Literaturfest Siebte Wuppertaler Literatur-Biennale im Mai – Darauf können sich die Besucher freuen
Wuppertal · Neun Tage im Zeichen literarischen Verschwindens.
Verschwinden kann vieles: der digitale Fußabdruck, ein Mensch, eine Tierart, ein Beruf, eine Sprache, Erinnerungen und Utopien. In der Literatur, die das Verschwinden durch Sprache festhält und greifbar macht, verschwindet schon mal ein ganzes Dorf. Und dient der Verlust schon mal dem Neubeginn. Die siebte Wuppertaler Literatur Biennale nimmt sich des Verschwindens an – mit 30 Veranstaltungen an 20 Orten und über 60 Schriftstellerinnen und Schriftstellern aus Stadt, Region und dem ganzen deutschsprachigen Raum. Mit Neuheiten und altbewährten Formaten, mit der Verleihung ihres Nachwuchspreises trägt sie vom 3. bis 11. Mai ihr „Fest für zeitgenössische Literatur“ in die Stadt, freut sich Kulturdezernent Matthias Nocke.

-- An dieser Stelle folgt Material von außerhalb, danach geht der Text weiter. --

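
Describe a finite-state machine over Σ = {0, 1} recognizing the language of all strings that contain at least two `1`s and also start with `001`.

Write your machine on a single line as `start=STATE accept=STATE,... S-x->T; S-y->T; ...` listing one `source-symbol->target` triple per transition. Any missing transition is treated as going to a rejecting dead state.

Build one automaton per condition and run them in lockstep. The first has 4 states tracking the count of `1`s, saturating at 3; the second has 5 states tracking whether the input so far still matches the prefix `001`. A product state is a pair (one from each), accepting exactly when both do. Equivalent product states are then merged.
6 states suffice.
        0   1  
>  q0   q1  q2 
   q1   q3  q2 
   q2   q2  q2 
   q3   q2  q4 
   q4   q4  q5 
 * q5   q5  q5 
(> = start, * = accepting)

start=q0; accept=q5; q0-0->q1; q0-1->q2; q1-0->q3; q1-1->q2; q2-0->q2; q2-1->q2; q3-0->q2; q3-1->q4; q4-0->q4; q4-1->q5; q5-0->q5; q5-1->q5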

Literaturfestivals gibt es viele, Wuppertal hebt sich traditionell ab durch „sein virulentes, gesellschaftliches, politisches Thema“, immer wieder Angebote, „die genussvoll lesen lassen“, Lesungen, Autorengespräche und diskursive Treffen, erzählt Bettina Paust, die das Kulturbüro leitet und damit die Stelle in der Verwaltung, die das alle zwei Jahre stattfindende Festival veranstaltet. Auf immer professionellere Art und Weise, lobt Paust und meint damit das eingespielte Kuratorium (Ruth Eising, Torsten Krug, Thorsten Krämer und Julia Wessel) samt neuer Projektleiterin (Gesa Hocke).
Das Team sucht Kooperationen, bemüht sich, die freie Szene personell und durch Veranstaltungsorte ebenso einzubinden wie die bekannten Player, bereits arrivierte Autoren und Autorinnen zu gewinnen, junge zu fördern und gerade angesagte zu holen. So gibt es den zweiten Regionaltag mit Wiedergängern und Neuen – wie Hans-Werner Otto, Patrick Salmen und Emily Jeuckens (Preisträgerin früherer Jahre), die ihren ersten Roman vorstellt – und mit neuen Formaten, die erstmals über einen „Open Call“ ermittelt wurden: Ida Schiele und Avan Amir Weis steuern nun den Workshop „Grieving Spaces“ bei, in dem Menschen ihren Verlust literarisch ausdrücken und präsentieren können. Decolonize Wuppertal kümmert sich um das Schicksal der 17-jährigen Indigenen Sussy Dakaro, die im Wuppertaler Zoo ausgestellt wurde und 1885 starb.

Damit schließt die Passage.